The picture which emerged was a very different one to that portrayed in Mike Brake's 1974 The Skinheads: An English Working Class Subculture.

The group of French skinheads came from far more varied backgrounds. The most widely shared factor was membership of a family which had sunk socially and economically, shattering family relationships and social roots. "Their fathers had been in the army, in business, in engineering before ending up on housing estates after a dismissal, bankruptcy and so forth,'' explained Peralva. "The family situations were always extremely difficult, a sister on hard drugs, a brother in jail.'' All had initially been attracted to extreme right politics and had ended up in the skin movement out of dissatisfaction with the National Front and its search for respectability. Although they remained regular attenders of NF events or worked for it as security guards, they were disappointed with its stated rejection of violence.

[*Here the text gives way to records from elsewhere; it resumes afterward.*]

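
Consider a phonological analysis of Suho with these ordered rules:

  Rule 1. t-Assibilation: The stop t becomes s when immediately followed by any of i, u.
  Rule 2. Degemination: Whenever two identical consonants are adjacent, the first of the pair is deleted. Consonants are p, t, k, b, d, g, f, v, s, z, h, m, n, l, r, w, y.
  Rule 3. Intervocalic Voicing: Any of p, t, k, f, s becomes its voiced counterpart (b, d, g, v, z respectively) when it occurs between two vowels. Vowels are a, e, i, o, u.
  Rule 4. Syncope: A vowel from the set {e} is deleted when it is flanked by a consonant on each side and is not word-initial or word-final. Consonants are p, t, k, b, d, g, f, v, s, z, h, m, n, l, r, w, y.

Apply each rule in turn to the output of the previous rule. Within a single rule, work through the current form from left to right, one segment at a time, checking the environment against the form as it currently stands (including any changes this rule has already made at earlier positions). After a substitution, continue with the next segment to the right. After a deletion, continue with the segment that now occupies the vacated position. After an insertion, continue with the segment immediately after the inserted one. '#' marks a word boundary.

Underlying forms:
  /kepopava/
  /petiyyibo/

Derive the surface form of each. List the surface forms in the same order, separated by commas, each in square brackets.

[kbobava], [pziyibo]

/kepopava/:
  Rule 1 t-Assibilation: no change — [kepopava]
  Rule 2 Degemination: no change — [kepopava]
  Rule 3 Intervocalic Voicing: [kepopava] → [kebobava]
  Rule 4 Syncope: [kebobava] → [kbobava]
/petiyyibo/:
  Rule 1 t-Assibilation: [petiyyibo] → [pesiyyibo]
  Rule 2 Degemination: [pesiyyibo] → [pesiyibo]
  Rule 3 Intervocalic Voicing: [pesiyibo] → [peziyibo]
  Rule 4 Syncope: [peziyibo] → [pziyibo]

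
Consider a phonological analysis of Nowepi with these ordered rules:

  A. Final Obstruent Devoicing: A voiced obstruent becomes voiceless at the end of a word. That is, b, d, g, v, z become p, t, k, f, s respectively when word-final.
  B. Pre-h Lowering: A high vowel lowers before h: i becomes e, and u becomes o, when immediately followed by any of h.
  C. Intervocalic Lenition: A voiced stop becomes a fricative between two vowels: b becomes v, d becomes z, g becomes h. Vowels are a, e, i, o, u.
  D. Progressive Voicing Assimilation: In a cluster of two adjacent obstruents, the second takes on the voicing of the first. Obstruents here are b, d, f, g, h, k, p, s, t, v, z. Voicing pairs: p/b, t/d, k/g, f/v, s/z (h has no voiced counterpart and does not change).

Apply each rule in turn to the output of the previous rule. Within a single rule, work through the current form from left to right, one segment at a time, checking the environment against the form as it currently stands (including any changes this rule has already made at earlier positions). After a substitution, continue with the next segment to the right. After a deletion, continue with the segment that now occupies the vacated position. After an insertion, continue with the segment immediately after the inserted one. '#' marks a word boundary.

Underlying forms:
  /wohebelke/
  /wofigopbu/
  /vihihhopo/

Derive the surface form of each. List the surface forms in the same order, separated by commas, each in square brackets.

/wohebelke/:
  A Final Obstruent Devoicing: no change — [wohebelke]
  B Pre-h Lowering: no change — [wohebelke]
  C Intervocalic Lenition: [wohebelke] → [wohevelke]
  D Progressive Voicing Assimilation: no change — [wohevelke]
/wofigopbu/:
  A Final Obstruent Devoicing: no change — [wofigopbu]
  B Pre-h Lowering: no change — [wofigopbu]
  C Intervocalic Lenition: [wofigopbu] → [wofihopbu]
  D Progressive Voicing Assimilation: [wofihopbu] → [wofihoppu]
/vihihhopo/:
  A Final Obstruent Devoicing: no change — [vihihhopo]
  B Pre-h Lowering: [vihihhopo] → [vehehhopo]
  C Intervocalic Lenition: no change — [vehehhopo]
  D Progressive Voicing Assimilation: no change — [vehehhopo]

[wohevelke], [wofihoppu], [vehehhopo]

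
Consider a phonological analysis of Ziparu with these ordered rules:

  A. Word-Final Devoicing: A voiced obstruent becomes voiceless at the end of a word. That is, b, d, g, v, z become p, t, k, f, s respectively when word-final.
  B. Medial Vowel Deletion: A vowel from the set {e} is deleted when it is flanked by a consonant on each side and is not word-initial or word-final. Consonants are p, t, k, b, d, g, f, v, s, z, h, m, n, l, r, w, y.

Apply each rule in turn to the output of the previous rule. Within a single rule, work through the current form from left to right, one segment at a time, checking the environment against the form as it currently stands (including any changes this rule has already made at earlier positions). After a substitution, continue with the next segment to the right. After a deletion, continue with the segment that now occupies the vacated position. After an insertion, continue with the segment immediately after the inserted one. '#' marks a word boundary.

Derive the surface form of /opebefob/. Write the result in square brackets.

[opbfop]

A Word-Final Devoicing: [opebefob] → [opebefop]
B Medial Vowel Deletion: [opebefop] → [opbfop]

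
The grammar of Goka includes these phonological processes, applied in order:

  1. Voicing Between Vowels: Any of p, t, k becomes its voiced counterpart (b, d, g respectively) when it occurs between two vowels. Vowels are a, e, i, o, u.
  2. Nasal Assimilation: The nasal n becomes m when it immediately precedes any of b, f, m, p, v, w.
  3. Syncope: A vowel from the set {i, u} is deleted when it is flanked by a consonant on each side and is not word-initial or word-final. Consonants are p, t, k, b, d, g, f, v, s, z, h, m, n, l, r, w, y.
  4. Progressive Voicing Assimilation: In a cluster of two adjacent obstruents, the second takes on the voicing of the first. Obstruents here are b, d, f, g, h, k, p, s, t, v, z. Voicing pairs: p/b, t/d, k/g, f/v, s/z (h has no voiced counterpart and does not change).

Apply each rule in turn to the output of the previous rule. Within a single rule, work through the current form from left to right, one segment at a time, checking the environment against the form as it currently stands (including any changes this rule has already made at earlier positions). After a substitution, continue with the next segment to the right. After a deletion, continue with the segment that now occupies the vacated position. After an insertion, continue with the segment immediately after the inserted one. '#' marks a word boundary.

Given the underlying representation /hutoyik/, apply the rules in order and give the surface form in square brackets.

[htoyk]

1 Voicing Between Vowels: [hutoyik] → [hudoyik]
2 Nasal Assimilation: no change — [hudoyik]
3 Syncope: [hudoyik] → [hdoyk]
4 Progressive Voicing Assimilation: [hdoyk] → [htoyk]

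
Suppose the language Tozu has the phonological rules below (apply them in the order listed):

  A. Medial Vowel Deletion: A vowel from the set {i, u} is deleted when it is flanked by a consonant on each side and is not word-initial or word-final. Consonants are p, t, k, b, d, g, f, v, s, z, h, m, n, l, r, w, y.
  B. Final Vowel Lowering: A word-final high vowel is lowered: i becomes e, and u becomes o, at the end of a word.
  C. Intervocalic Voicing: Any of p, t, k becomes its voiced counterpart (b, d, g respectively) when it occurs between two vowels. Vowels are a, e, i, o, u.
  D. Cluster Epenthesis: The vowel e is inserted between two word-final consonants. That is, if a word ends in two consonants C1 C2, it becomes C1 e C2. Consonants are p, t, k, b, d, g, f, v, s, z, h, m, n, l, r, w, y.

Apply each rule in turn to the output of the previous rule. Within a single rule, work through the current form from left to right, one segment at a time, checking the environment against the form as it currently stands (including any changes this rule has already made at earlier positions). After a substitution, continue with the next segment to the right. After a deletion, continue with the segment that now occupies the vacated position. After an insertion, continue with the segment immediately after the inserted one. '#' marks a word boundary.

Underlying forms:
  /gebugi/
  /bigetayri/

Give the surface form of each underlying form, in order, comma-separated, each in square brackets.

/gebugi/:
  A Medial Vowel Deletion: [gebugi] → [gebgi]
  B Final Vowel Lowering: [gebgi] → [gebge]
  C Intervocalic Voicing: no change — [gebge]
  D Cluster Epenthesis: no change — [gebge]
/bigetayri/:
  A Medial Vowel Deletion: [bigetayri] → [bgetayri]
  B Final Vowel Lowering: [bgetayri] → [bgetayre]
  C Intervocalic Voicing: [bgetayre] → [bgedayre]
  D Cluster Epenthesis: no change — [bgedayre]

[gebge], [bgedayre]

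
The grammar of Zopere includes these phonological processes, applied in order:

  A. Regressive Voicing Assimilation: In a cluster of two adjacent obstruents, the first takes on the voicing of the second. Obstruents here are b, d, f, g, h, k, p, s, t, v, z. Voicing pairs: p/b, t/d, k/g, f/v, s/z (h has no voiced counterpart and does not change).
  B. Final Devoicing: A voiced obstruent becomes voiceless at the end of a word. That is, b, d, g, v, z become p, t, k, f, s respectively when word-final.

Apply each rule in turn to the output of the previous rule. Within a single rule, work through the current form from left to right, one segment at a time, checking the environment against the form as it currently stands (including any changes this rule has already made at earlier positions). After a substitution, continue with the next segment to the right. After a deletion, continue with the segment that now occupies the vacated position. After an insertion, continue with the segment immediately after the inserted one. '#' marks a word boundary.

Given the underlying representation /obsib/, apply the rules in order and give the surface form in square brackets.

A Regressive Voicing Assimilation: [obsib] → [opsib]
B Final Devoicing: [opsib] → [opsip]

[opsip]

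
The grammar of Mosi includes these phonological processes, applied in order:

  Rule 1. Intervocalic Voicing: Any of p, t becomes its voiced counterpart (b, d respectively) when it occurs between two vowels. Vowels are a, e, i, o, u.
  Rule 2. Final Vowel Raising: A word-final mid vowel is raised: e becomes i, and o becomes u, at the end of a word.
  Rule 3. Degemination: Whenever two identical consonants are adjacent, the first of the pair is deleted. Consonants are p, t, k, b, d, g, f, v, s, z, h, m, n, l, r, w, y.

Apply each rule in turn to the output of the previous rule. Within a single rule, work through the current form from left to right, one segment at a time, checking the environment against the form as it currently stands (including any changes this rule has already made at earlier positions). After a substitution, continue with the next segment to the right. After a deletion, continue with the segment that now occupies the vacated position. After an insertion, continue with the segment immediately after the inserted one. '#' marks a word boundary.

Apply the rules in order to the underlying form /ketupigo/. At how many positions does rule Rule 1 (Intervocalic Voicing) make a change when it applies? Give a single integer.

2

Rule 1 Intervocalic Voicing: [ketupigo] → [kedubigo]
Rule 2 Final Vowel Raising: [kedubigo] → [kedubigu]
Rule 3 Degemination: no change — [kedubigu]
Rule Rule 1 changed 2 position(s).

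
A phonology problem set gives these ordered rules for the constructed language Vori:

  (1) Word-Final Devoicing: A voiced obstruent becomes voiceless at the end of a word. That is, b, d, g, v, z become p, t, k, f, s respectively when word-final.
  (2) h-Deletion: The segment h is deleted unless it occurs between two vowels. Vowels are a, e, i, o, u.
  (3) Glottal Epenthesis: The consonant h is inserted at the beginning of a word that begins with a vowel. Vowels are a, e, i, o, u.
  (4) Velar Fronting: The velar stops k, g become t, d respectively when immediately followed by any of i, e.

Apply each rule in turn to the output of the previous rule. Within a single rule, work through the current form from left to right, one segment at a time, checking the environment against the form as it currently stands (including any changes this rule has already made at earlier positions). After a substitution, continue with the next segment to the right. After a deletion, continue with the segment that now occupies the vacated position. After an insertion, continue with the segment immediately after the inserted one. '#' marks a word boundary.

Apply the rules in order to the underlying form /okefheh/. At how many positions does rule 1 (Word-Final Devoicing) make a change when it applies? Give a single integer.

0

(1) Word-Final Devoicing: no change — [okefheh]
(2) h-Deletion: [okefheh] → [okefe]
(3) Glottal Epenthesis: [okefe] → [hokefe]
(4) Velar Fronting: [hokefe] → [hotefe]
Rule 1 changed 0 position(s).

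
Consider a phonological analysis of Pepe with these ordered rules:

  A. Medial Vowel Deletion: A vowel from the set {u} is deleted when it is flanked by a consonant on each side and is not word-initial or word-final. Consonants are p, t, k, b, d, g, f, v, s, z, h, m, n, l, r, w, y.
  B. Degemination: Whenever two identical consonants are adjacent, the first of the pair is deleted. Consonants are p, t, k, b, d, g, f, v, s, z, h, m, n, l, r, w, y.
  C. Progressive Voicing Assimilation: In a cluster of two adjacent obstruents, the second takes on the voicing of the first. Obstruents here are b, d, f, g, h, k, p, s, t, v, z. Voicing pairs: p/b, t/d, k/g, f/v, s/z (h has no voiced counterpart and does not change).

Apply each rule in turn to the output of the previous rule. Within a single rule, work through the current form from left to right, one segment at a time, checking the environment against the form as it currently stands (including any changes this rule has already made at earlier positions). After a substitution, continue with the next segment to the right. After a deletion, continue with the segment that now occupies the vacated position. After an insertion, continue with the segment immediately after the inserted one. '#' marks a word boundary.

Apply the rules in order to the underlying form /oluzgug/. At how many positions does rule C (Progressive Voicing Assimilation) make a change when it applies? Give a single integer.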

"Extreme right, racist, anti-Semitic ideology was the one thing which gave meaning to their existence,'' noted Peralva, "but they were not supported by a real subculture they could live in''. "By the end of the project, I sensed a deep fatigue --they were trying to keep their faith in the emergence of a real skinhead movement, but were worn down by their constant run-ins with the police.''

The group gathered a last time to hear the researchers' analysis and gave it their seal of approval because it emphasised their commitment to far right politics.

Peralva says she noticed an improvement in the media coverage of the May Day drowning and the skinhead movement. "It was more mature and made an attempt to understand the phenomenon, instead of hyping up the violence and leaving it at that'', she pointed out.